Da eine im Eigentum einer Person stehende Sache ohne Weiteres von mehreren Personen besessen werden kann, ist die Feststellung eines – von den Tatrichtern als erheblich erachteten – (Mit )Besitzes des Beschwerdeführers an dem im Eigentum des Mitangeklagten S***** stehenden, offen in den gemeinsam genutzten Wohnräumlichkeiten an einer Türschnalle hängenden Streckmittel (US 16 f) nicht widersprüchlich (Z 5 dritter Fall; RIS-Justiz RS0099548).
Die Ableitung des Mitgewahrsams (vgl RIS Justiz RS0088344) ua des Beschwerdeführers am in dieser Wohnung sichergestellten Suchtgift (A./I./2./b./; US 3; 10 f) aus den Angaben des Mitangeklagten S***** zum gemeinsamen Besitz des Streckmittels und zur Entnahmebefugnis sämtlicher Mitbewohner, aber auch aus der Lage des sichergestellten Streckmittels und Suchtgifts in der Wohnung mit jederzeitiger Zugriffsmöglichkeit sämtlicher Mitbewohner (US 17), ist unter dem Aspekt der Begründungstauglichkeit (Z 5 vierter Fall) nicht zu beanstanden.
Dies gilt ebenso für den Schluss auf die Überlassung von konkret angeführten Suchtgiftmengen durch den Angeklagten an konkrete Abnehmer – zum Teil (arbeitsteilig) über den für ihn (erkennbar als Boten) agierenden „Läufer“ S***** bzw einen Unbekannten – aus den Angaben des Mitangeklagten S***** sowie der Zeugen B*****, K***** und H***** (US 14 f).

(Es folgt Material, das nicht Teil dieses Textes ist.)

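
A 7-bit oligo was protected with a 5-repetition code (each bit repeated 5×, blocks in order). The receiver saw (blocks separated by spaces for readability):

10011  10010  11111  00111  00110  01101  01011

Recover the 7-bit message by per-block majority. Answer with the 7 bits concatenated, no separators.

1011011

Block 1 (10011): 3 ones → 1
Block 2 (10010): 2 ones → 0
Block 3 (11111): 5 ones → 1
Block 4 (00111): 3 ones → 1
Block 5 (00110): 2 ones → 0
Block 6 (01101): 3 ones → 1
Block 7 (01011): 3 ones → 1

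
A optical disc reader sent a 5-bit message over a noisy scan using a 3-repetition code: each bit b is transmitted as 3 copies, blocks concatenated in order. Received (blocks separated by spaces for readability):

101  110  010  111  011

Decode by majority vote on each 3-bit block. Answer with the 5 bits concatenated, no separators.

Block 1 (101): 2 ones → 1
Block 2 (110): 2 ones → 1
Block 3 (010): 1 one → 0
Block 4 (111): 3 ones → 1
Block 5 (011): 2 ones → 1

11011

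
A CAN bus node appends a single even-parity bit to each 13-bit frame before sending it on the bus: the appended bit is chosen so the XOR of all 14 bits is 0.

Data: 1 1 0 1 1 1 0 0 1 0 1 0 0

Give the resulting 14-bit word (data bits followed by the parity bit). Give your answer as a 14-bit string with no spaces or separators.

11011100101001

XOR of the 13 data bits: 1⊕1⊕0⊕1⊕1⊕1⊕0⊕0⊕1⊕0⊕1⊕0⊕0 = 1
Parity bit = 1 (so all 14 bits XOR to 0).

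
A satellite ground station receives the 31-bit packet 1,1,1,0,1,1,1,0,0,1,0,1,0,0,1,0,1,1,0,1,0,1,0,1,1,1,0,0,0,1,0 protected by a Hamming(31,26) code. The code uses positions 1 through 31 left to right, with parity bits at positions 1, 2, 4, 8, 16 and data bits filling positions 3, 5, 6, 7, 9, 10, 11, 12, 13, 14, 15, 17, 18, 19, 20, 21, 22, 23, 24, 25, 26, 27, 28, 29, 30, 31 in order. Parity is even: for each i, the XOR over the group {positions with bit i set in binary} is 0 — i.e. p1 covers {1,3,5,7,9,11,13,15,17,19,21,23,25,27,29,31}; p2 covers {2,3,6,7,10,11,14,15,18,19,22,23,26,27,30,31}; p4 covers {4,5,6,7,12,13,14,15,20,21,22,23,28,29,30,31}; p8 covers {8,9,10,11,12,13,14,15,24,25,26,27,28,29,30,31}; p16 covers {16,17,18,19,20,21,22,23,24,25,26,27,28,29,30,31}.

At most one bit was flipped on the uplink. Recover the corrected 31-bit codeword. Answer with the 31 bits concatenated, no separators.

1110111011010010110101011100010

s1 (pos 1,3,5,7,9,11,13,15,17,19,21,23,25,27,29,31): 1⊕1⊕1⊕1⊕0⊕0⊕0⊕1⊕1⊕0⊕0⊕0⊕1⊕0⊕0⊕0 = 1
s2 (pos 2,3,6,7,10,11,14,15,18,19,22,23,26,27,30,31): 1⊕1⊕1⊕1⊕1⊕0⊕0⊕1⊕1⊕0⊕1⊕0⊕1⊕0⊕1⊕0 = 0
s4 (pos 4,5,6,7,12,13,14,15,20,21,22,23,28,29,30,31): 0⊕1⊕1⊕1⊕1⊕0⊕0⊕1⊕1⊕0⊕1⊕0⊕0⊕0⊕1⊕0 = 0
s8 (pos 8,9,10,11,12,13,14,15,24,25,26,27,28,29,30,31): 0⊕0⊕1⊕0⊕1⊕0⊕0⊕1⊕1⊕1⊕1⊕0⊕0⊕0⊕1⊕0 = 1
s16 (pos 16,17,18,19,20,21,22,23,24,25,26,27,28,29,30,31): 0⊕1⊕1⊕0⊕1⊕0⊕1⊕0⊕1⊕1⊕1⊕0⊕0⊕0⊕1⊕0 = 0
Syndrome s16…s1 = 01001 → error at position 9.
Flip position 9: 1110111001010010110101011100010 → 1110111011010010110101011100010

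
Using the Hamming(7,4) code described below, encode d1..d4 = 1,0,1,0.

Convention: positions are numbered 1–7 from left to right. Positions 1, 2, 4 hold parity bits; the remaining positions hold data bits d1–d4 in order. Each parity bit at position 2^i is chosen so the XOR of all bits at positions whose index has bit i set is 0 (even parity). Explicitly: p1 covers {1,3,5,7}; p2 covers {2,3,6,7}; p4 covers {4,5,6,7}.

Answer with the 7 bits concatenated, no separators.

1011010

Place data at non-parity positions: p1 p2 1 p4 0 1 0
p1 (pos 1,3,5,7): XOR of data positions = 1⊕0⊕0 = 1
p2 (pos 2,3,6,7): XOR of data positions = 1⊕1⊕0 = 0
p4 (pos 4,5,6,7): XOR of data positions = 0⊕1⊕0 = 1
Codeword: 1011010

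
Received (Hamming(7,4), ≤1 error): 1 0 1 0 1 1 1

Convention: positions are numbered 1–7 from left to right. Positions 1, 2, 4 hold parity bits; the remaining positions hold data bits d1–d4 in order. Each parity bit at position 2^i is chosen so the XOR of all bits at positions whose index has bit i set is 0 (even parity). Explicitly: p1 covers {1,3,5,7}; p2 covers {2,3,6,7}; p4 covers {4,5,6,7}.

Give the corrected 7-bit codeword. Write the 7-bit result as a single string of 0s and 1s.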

Weshalb das zu A./I./1./a./ konstatierte Überlassen der angeführten Suchtgiftmengen an konkret genannte Abnehmer durch den Beschwerdeführer als „Chef“ zunächst alleine und später im bewussten und gewollten (im Gesamtkontext erkennbar: arbeitsteiligen; Ratz , WK-StPO § 281 Rz 19) Zusammenwirken mit S***** bzw einem Unbekannten als „Läufer“ (US 8 f, 14 f) keine Tathandlung iSd § 28a Abs 1 fünfter Fall SMG darstellen sollte, macht die Beschwerde (Z 10) nicht klar. Für die Subsumtion ist die Art der Beteiligung nach § 12 StGB im Übrigen nicht von Bedeutung (RIS-Justiz RS0013731).
Die Subsumtionsrüge (Z 10) erklärt weiters nicht, weshalb die zu A./I./1./ festgestellte (mit Additionsvorsatz erfolgte) Überlassung von – zusammengerechnet – zumindest 105,39 Gramm an reinem Heroin (US 8 f) die Annahme der Qualifikation nach § 28a Abs 4 Z 3 SMG nicht tragen sollte.
Die Nichtigkeitsbeschwerde war daher bereits in nichtöffentlicher Beratung sofort zurückzuweisen (§ 285d Abs 1 StPO), woraus die Zuständigkeit des Oberlandesgerichts zur Entscheidung über die Berufung folgt (§ 285i StPO).
Die Kostenentscheidung beruht auf § 390a Abs 1 StPO.